Imputation Techniques
Imputation is the process of replacing missing values with a value. There are several techniques for imputation:
- Mean Imputation: This is the process of replacing missing values with the mean of the feature.
- Most Frequent Imputation: This is the process of replacing missing values with the most frequent value of the feature.
- K-Nearest Neighbors Imputation: This is the process of replacing missing values with the value of the nearest neighbor.
- Linear Regression Imputation: This is the process of replacing missing values with the value predicted by a linear regression model.
- Decision Tree Imputation: This is the process of replacing missing values with the value predicted by a decision tree model.
- Random Forest Imputation: This is the process of replacing missing values with the value predicted by a random forest model.
- Multiple Imputation: This is the process of replacing missing values with multiple values and then averaging the results.
- Deep Learning Imputation: This is the process of replacing missing categorical values with the value predicted by a deep learning model.
- Multivariate Imputation by Chained Equations (MICE): This is the process of replacing missing values with the value predicted by a regression model.
Example
Sample Data
price,area,bedrooms,bathrooms,stories,mainroad,guestroom,basement,hotwaterheating,airconditioning,parking,prefarea,furnishingstatus
13300000,7420,4,2,3,yes,no,no,no,yes,2,yes,furnished
12250000,8960,4,4,4,yes,no,no,no,yes,3,no,furnished
12250000,9960,3,2,2,yes,no,yes,no,no,2,yes,semi-furnished
12215000,7500,4,2,2,yes,no,yes,no,yes,3,yes,furnished
11410000,7420,4,1,2,yes,yes,yes,no,yes,2,no,furnished
10850000,7500,3,3,1,yes,no,yes,no,yes,2,yes,semi-furnished
10150000,8580,4,3,4,yes,no,no,no,yes,2,yes,semi-furnished
10150000,16200,5,3,2,yes,no,no,no,no,0,no,unfurnished
9870000,8100,4,1,2,yes,yes,yes,no,yes,2,yes,furnished
9800000,5750,3,2,4,yes,yes,no,no,yes,1,yes,unfurnished
9800000,13200,3,1,2,yes,no,yes,no,yes,2,yes,furnished
Observations:
- Target variable: price
- Imputation Techniques: Not needed as there are no missing values. I want to keep code clean therefore not adding this step.
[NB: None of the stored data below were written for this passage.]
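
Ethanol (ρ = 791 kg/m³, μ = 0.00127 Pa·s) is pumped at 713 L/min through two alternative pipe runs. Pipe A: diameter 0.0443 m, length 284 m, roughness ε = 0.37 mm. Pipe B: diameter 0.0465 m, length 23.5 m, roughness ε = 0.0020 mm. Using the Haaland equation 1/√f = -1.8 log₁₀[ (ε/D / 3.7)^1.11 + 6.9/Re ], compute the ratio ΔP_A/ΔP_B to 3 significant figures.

Pipe A: V = Q/A = 0.01188/0.001541 = 7.71 m/s; Re = 2.127e+05; ε/D = 0.00835; Haaland → f = 0.03606; ΔP_A = f(L/D)(ρV²/2) = 5.435e+06 Pa.
Pipe B: V = Q/A = 0.01188/0.001698 = 6.997 m/s; Re = 2.027e+05; ε/D = 4.3e-05; Haaland → f = 0.01575; ΔP_B = f(L/D)(ρV²/2) = 1.541e+05 Pa.
ΔP_A/ΔP_B = 5.435e+06/1.541e+05 = 35.3.

ΔP_A/ΔP_B ≈ 35.3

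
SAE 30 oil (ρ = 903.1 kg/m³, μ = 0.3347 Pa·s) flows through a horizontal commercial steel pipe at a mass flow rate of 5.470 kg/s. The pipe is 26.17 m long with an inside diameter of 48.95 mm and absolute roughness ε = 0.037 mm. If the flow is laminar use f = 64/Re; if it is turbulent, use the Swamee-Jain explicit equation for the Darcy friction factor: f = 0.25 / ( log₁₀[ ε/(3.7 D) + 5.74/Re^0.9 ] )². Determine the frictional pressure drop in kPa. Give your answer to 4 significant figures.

ΔP ≈ 376.5 kPa

A = πD²/4 = π(0.04895)²/4 = 0.001882 m²; mean velocity V = ṁ/(ρA) = 5.47/(903.1 · 0.001882) = 3.219 m/s.
Reynolds number Re = ρVD/μ = 903.1 · 3.219 · 0.04895 / 0.335 = 425.1.
Re < 2300 → laminar flow, so f = 64/Re = 64/425.1 = 0.1506 (the turbulent correlation is not needed).
Darcy-Weisbach: ΔP = f(L/D)(ρV²/2) = 0.1506·(26.17/0.04895)·(903.1·3.219²/2) = 0.1506·534.6·4678 = 3.765e+05 Pa.
ΔP = 3.765e+05 Pa = 376.5 kPa.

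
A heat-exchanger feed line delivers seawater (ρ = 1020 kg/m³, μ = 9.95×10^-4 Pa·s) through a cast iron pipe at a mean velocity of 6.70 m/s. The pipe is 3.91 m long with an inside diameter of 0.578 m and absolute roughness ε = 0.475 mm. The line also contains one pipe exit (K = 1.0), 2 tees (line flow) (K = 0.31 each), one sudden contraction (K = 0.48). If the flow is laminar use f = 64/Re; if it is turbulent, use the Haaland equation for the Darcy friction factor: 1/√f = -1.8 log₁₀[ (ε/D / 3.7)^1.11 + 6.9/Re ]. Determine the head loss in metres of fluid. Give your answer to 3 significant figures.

h_f ≈ 5.10 m

Reynolds number Re = ρVD/μ = 1020 · 6.7 · 0.578 / 0.000995 = 3.97e+06.
Re > 4000 → turbulent. Relative roughness ε/D = 0.000475/0.578 = 0.000822. Haaland: 1/√f = -1.8 log₁₀[(0.000822/3.7)^1.11 + 6.9/3.97e+06] = -1.8 log₁₀[8.8e-05 + 1.74e-06] = 7.284, so f = 0.01885.
Total minor-loss coefficient ΣK = 1·1 + 2·0.31 + 1·0.48 = 2.1.
ΔP = [f·L/D + ΣK]·(ρV²/2) = [0.01885·3.91/0.578 + 2.1]·(1020·6.7²/2) = [0.1275 + 2.1]·2.289e+04 = 5.1e+04 Pa.
Head loss h_f = ΔP/(ρg) = 5.1e+04/(1020·9.81) = 5.10 m.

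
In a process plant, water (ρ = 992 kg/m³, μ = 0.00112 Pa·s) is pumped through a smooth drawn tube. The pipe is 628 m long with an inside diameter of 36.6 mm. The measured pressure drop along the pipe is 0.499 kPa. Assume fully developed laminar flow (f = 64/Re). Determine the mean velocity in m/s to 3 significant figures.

For laminar flow, f = 64/Re with Re = ρVD/μ, so Darcy-Weisbach reduces to ΔP = 32μLV/D². Solving for V: V = ΔP·D²/(32μL) = 499·(0.0366)²/(32·0.00112·628) = 0.0297 m/s.
Check: Re = ρVD/μ = 992·0.0297·0.0366/0.00112 = 962.7 < 2300, so the laminar assumption holds.

V ≈ 0.0297 m/s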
However you can check using this code
has_missing_values = data.isnull().values.any() print("Are there any missing values? ", has_missing_values) # or missing_values = data.isnull().sum()
- Feature Engineering: Convert categorical columns to numeric using one-hot encoding
Training
import pandas as pd
from sklearn.model_selection import train_test_split
from sklearn.linear_model import LinearRegression
from sklearn.preprocessing import OneHotEncoder
from sklearn.compose import ColumnTransformer
from sklearn.pipeline import Pipeline
data = pd.read_csv('housing.csv')
# Feature Engg: Convert categorical columns to numeric using one-hot encoding
categorical_features = ['mainroad', 'guestroom', 'basement', 'hotwaterheating', 'airconditioning', 'prefarea', 'furnishingstatus']
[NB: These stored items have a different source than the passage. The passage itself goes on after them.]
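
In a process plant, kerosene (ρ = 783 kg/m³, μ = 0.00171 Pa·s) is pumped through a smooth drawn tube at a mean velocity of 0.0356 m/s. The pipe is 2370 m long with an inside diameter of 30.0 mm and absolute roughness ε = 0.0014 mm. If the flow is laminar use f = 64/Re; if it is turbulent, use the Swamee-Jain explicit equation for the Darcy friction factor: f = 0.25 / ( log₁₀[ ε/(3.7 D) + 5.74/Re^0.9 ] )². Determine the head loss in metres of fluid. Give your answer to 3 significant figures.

h_f ≈ 0.668 m

Reynolds number Re = ρVD/μ = 783 · 0.0356 · 0.03 / 0.00171 = 489.
Re < 2300 → laminar flow, so f = 64/Re = 64/489 = 0.1309 (the turbulent correlation is not needed).
Darcy-Weisbach: ΔP = f(L/D)(ρV²/2) = 0.1309·(2370/0.03)·(783·0.0356²/2) = 0.1309·7.9e+04·0.4962 = 5130 Pa.
Head loss h_f = ΔP/(ρg) = 5130/(783·9.81) = 0.668 m.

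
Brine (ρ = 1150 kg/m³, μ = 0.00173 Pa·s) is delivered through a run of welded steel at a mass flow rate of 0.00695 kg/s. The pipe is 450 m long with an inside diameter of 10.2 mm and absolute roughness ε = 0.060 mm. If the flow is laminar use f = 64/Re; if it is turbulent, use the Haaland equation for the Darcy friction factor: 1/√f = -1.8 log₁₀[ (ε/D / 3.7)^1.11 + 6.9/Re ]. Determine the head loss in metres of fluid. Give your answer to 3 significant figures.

h_f ≈ 1.57 m

A = πD²/4 = π(0.0102)²/4 = 8.171e-05 m²; mean velocity V = ṁ/(ρA) = 0.00695/(1150 · 8.171e-05) = 0.07396 m/s.
Reynolds number Re = ρVD/μ = 1150 · 0.07396 · 0.0102 / 0.00173 = 501.5.
Re < 2300 → laminar flow, so f = 64/Re = 64/501.5 = 0.1276 (the turbulent correlation is not needed).
Darcy-Weisbach: ΔP = f(L/D)(ρV²/2) = 0.1276·(450/0.0102)·(1150·0.07396²/2) = 0.1276·4.412e+04·3.145 = 1.771e+04 Pa.
Head loss h_f = ΔP/(ρg) = 1.771e+04/(1150·9.81) = 1.57 m.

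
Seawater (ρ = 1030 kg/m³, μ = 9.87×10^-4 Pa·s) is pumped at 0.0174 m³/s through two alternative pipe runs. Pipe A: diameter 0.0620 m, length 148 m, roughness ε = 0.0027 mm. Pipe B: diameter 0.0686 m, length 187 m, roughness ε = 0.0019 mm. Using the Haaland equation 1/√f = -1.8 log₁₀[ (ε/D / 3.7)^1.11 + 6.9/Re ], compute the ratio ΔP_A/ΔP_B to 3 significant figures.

ΔP_A/ΔP_B ≈ 1.31

Pipe A: V = Q/A = 0.0174/0.003019 = 5.763 m/s; Re = 3.729e+05; ε/D = 4.35e-05; Haaland → f = 0.01421; ΔP_A = f(L/D)(ρV²/2) = 5.804e+05 Pa.
Pipe B: V = Q/A = 0.0174/0.003696 = 4.708 m/s; Re = 3.37e+05; ε/D = 2.77e-05; Haaland → f = 0.01429; ΔP_B = f(L/D)(ρV²/2) = 4.446e+05 Pa.
ΔP_A/ΔP_B = 5.804e+05/4.446e+05 = 1.31.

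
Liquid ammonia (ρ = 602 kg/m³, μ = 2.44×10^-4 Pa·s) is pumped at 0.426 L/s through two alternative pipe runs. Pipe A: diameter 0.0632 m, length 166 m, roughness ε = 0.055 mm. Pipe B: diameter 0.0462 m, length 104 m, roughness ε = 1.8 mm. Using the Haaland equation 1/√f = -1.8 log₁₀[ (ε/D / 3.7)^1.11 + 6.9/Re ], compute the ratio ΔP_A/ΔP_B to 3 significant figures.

ΔP_A/ΔP_B ≈ 0.139

Pipe A: V = Q/A = 0.000426/0.003137 = 0.1358 m/s; Re = 2.117e+04; ε/D = 0.00087; Haaland → f = 0.02706; ΔP_A = f(L/D)(ρV²/2) = 394.6 Pa.
Pipe B: V = Q/A = 0.000426/0.001676 = 0.2541 m/s; Re = 2.897e+04; ε/D = 0.039; Haaland → f = 0.06499; ΔP_B = f(L/D)(ρV²/2) = 2844 Pa.
ΔP_A/ΔP_B = 394.6/2844 = 0.139.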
numeric_features = ['area', 'bedrooms', 'bathrooms', 'stories', 'parking']
preprocessor = ColumnTransformer(transformers=[ # ColumnTransformer allows to define Numerical and Categorical values in a single step.
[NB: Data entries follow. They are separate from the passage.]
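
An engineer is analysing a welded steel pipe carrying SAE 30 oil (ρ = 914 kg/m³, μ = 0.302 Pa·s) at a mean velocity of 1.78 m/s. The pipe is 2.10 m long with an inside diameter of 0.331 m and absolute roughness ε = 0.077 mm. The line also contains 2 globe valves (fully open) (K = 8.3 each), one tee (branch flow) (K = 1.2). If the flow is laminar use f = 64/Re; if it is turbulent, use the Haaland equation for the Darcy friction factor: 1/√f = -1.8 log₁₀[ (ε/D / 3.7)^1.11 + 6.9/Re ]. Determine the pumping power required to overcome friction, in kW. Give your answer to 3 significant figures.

P ≈ 4.00 kW

Reynolds number Re = ρVD/μ = 914 · 1.78 · 0.331 / 0.302 = 1783.
Re < 2300 → laminar flow, so f = 64/Re = 64/1783 = 0.03589 (the turbulent correlation is not needed).
Total minor-loss coefficient ΣK = 2·8.3 + 1·1.2 = 17.8.
ΔP = [f·L/D + ΣK]·(ρV²/2) = [0.03589·2.1/0.331 + 17.8]·(914·1.78²/2) = [0.2277 + 17.8]·1448 = 2.61e+04 Pa.
Q = V·A = 1.78·0.08605 = 0.1532 m³/s.
Pumping power P = QΔP = 0.1532·2.61e+04 = 3998 W = 4.00 kW.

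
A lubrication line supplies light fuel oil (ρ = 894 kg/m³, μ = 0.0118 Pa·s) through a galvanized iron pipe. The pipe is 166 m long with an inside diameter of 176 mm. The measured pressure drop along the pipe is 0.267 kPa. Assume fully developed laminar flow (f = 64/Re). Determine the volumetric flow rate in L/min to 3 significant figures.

Q ≈ 193 L/min

For laminar flow, f = 64/Re with Re = ρVD/μ, so Darcy-Weisbach reduces to ΔP = 32μLV/D². Solving for V: V = ΔP·D²/(32μL) = 267·(0.176)²/(32·0.0118·166) = 0.1319 m/s.
Check: Re = ρVD/μ = 894·0.1319·0.176/0.0118 = 1759 < 2300, so the laminar assumption holds.
Q = V·A = 0.1319·(π/4·0.176²) = 0.00321 m³/s = 193 L/min.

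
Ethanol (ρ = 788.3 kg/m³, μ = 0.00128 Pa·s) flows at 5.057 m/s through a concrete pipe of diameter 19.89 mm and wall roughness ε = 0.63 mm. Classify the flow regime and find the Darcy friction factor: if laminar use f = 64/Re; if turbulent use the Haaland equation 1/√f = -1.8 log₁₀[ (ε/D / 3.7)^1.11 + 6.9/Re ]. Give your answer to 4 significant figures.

Re = ρVD/μ = 788.3·5.057·0.01989/0.00128 = 6.195e+04.
Re > 4000 → turbulent. ε/D = 0.00063/0.01989 = 0.0317; Haaland: 1/√f = -1.8 log₁₀[0.00507 + 0.000111] = 4.114, so f = 0.05909.

f ≈ 0.05909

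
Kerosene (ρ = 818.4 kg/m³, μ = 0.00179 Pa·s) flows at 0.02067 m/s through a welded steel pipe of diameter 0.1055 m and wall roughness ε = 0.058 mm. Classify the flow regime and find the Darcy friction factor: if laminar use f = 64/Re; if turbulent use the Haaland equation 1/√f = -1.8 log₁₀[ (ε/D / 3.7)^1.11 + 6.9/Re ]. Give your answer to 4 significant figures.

f ≈ 0.06419

Re = ρVD/μ = 818.4·0.02067·0.1055/0.00179 = 997.
Re < 2300 → laminar, so f = 64/Re = 0.06419 (roughness is irrelevant in laminar flow).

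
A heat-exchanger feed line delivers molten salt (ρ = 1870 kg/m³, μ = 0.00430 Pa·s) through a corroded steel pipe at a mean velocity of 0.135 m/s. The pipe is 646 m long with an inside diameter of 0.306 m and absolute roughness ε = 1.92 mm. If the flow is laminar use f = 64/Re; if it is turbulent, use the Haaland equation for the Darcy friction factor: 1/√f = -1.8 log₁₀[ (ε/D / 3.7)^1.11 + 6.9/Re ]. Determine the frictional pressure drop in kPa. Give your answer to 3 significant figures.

Reynolds number Re = ρVD/μ = 1870 · 0.135 · 0.306 / 0.0043 = 1.797e+04.
Re > 4000 → turbulent. Relative roughness ε/D = 0.00192/0.306 = 0.00627. Haaland: 1/√f = -1.8 log₁₀[(0.00627/3.7)^1.11 + 6.9/1.797e+04] = -1.8 log₁₀[0.000841 + 0.000384] = 5.242, so f = 0.0364.
Darcy-Weisbach: ΔP = f(L/D)(ρV²/2) = 0.0364·(646/0.306)·(1870·0.135²/2) = 0.0364·2111·17.04 = 1309 Pa.
ΔP = 1309 Pa = 1.31 kPa.

ΔP ≈ 1.31 kPa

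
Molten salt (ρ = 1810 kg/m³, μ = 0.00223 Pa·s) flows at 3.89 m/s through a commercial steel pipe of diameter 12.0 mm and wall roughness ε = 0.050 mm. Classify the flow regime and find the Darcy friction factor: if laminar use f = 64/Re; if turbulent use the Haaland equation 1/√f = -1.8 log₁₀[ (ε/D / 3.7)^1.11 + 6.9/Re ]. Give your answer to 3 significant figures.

f ≈ 0.0312

Re = ρVD/μ = 1810·3.89·0.012/0.00223 = 3.789e+04.
Re > 4000 → turbulent. ε/D = 5e-05/0.012 = 0.00417; Haaland: 1/√f = -1.8 log₁₀[0.000534 + 0.000182] = 5.661, so f = 0.0312.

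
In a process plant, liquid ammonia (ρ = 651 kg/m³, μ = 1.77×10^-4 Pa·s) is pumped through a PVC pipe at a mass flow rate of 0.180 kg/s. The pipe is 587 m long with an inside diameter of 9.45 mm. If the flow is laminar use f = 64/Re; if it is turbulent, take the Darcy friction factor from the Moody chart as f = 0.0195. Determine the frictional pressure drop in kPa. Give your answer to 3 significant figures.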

('num', 'passthrough', numeric_features),
('cat', OneHotEncoder(), categorical_features)
])
model = Pipeline(steps=[('preprocessor', preprocessor), ('regressor', LinearRegression())]) # Define the model
# Split data into training and testing sets
X = data.drop('price', axis=1)
y = data['price']
X_train, X_test, y_train, y_test = train_test_split(X, y, test_size=0.2, random_state=0)
model.fit(X_train, y_train) # Fit the model - training the model
Prediction
import pandas as pd
new_data = pd.DataFrame({
'area': [1000],
'bedrooms': [2],
'bathrooms': [4],
'stories': [3],
'mainroad': ['yes'],
'guestroom': ['no'],
'basement': ['yes'],
'hotwaterheating': ['no'],
'airconditioning': ['yes'],
'parking': [2],
'prefarea': ['no'],
'furnishingstatus': ['semi-furnished']
})
predicted_price = model.predict(new_data)
formatted_price = f"{predicted_price[0]:,.0f}"
print(f"The predicted price of the house is: ${formatted_price}")
# The predicted price of the house is: $7,799,589
Conclusion
Feature engineering is the most important part of machine learning. However, it is often overlooked. It is important to spend time on feature engineering to ensure that the data is clean, relevant, and has the right features. This will help to improve the performance of the model and to make better predictions.